Acute Coronary Syndrome
Acute coronary syndrome is an umbrella term for situations where the blood flow to the heart muscle is suddenly blocked.
It is most often caused by a plaque in a coronary artery with a superimposed blood clot (thrombosis). The blockage may be sudden or intermittent. Acute heart attack and unstable angina are both examples of acute coronary syndromes.
Chest pain is the most common symptom of acute coronary syndrome.
Acute coronary syndrome is a medical emergency calling for hospital admission. There is a risk of damage to the heart muscle and arrhythmia, sometimes leading to cardiac arrest.
Treatment aims at restoring normal blood flow in the blocked vessel and prevent recurrent events.
Although the mortality from coronary heart disease has declined, patients with acute coronary syndrome face a high risk of having recurrent events, despite intensive statin therapy and blood thinning treatment. This is called residual risk.
Reducing residual risk is the main target of therapy following an acute coronary event. It can be accomplished by lifestyle modification and drug treatment.
If prognosis is to be improved, it is important to define the factors that contribute to residual risk.

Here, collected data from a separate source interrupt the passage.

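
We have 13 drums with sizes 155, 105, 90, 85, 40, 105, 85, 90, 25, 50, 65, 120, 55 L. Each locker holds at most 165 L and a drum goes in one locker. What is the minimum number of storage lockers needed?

Total = 155 + 120 + 105 + 105 + 90 + 90 + 85 + 85 + 65 + 55 + 50 + 40 + 25 = 1070 L.
Lower bound: ⌈1070/165⌉ = 7 storage lockers.
Also, 8 drums each exceed 165/2 L, and no two of those can share a locker, so at least 8 storage lockers are needed.
A packing using 8 storage lockers:
  locker 1: 155 = 155
  locker 2: 120 + 40 = 160
  locker 3: 105 + 55 = 160
  locker 4: 105 + 50 = 155
  locker 5: 90 + 65 = 155
  locker 6: 90 + 25 = 115
  locker 7: 85 = 85
  locker 8: 85 = 85
This matches the lower bound, so 8 is optimal.

8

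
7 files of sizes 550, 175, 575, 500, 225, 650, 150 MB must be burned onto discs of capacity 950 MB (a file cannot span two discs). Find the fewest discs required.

4

Total = 650 + 575 + 550 + 500 + 225 + 175 + 150 = 2825 MB.
Lower bound: ⌈2825/950⌉ = 3 discs.
Also, 4 files each exceed 475 MB, and no two of those can share a disc, so at least 4 discs are needed.
A packing using 4 discs:
  disc 1: 650 + 225 = 875
  disc 2: 575 + 175 + 150 = 900
  disc 3: 550 = 550
  disc 4: 500 = 500
This matches the lower bound, so 4 is optimal.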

Acute Coronary Syndrome, Triglycerides, and Residual Risk
Statins effectively lower LDL cholesterol and reduce blood levels of triglyceride-rich lipoproteins. However, although target levels of LDL cholesterol may be achieved by statin treatment, triglycerides may remain high and triglyceride-rich lipoproteins may be a target for further therapy
Recently, investigators from Denver, Colorado addressed the relationship between fasting triglycerides and cardiovascular risk after acute coronary syndrome in two large trials (dal-OUTCOMES and MIRACL) of patients treated with statins (2).
The results show that fasting triglyceride levels are associated with both short-term (16 weeks) and long-term (3.5 years) risk after ACS. Adjustment for age, sex, hypertension, current smoking, diabetes, HDL cholesterol and body mass index did not affect the relationship.
The authors conclude that despite a background of intensive statin therapy, there was a strong, unfavorable relationship of fasting triglyceride levels to short-term and long-term prognosis after acute coronary syndrome. They believe their findings show that triglyceride-rich lipoproteins may have a causal relationship to risk after acute coronary syndrome.
Furthermore, it is concluded that non-HDL cholesterol may be the best long-term risk indicator because it reflects the cholesterol content of both LDL- and triglyceride-rich lipoproteins.
Lifestyle Modification and Triglycerides
If triglycerides play a causative role in coronary heart disease, lowering them appears a reasonable target.
Raised levels of triglycerides are commonly associated with obesity and the metabolic syndrome. Furthermore, elevated triglycerides are often associated with low HDL cholesterol. The triglyceride/HDL cholesterol ratio is a strong predictor of risk.
In those who are overweight, losing weight will likely lower triglyceride levels and so will reducing the intake of added sugar. Studies have shown that the intake of fructose and high-fructose corn syrup increases triglycerides (11).
Low-fat, high-carb diets may be problematic because they often raise triglyceride levels (12). In controlled trials, low-carb diets lower triglycerides more than low-fat diets.
Adding omega-3 fatty acids, regular physical exercise and limiting alcohol may help to lower triglycerides.
The Take-Home Message
There is substantial evidence that triglyceride-rich lipoproteins may play a causative role in atherosclerosis and coronary heart disease.
Recent studies suggest that among patients with coronary artery disease who are on intensive statin treatment and have optimal levels of LDL cholesterol, triglyceride levels remain a significant predictor of residual risk.
Evidence suggests that low-carb diets may lower triglyceride more effectively than low-fat diets.
Dietary and lifestyle recommendations to reduce the risk of cardiovascular disease may have to be reevaluated and to a greater extent targeted at lowering triglyceride-rich lipoproteins.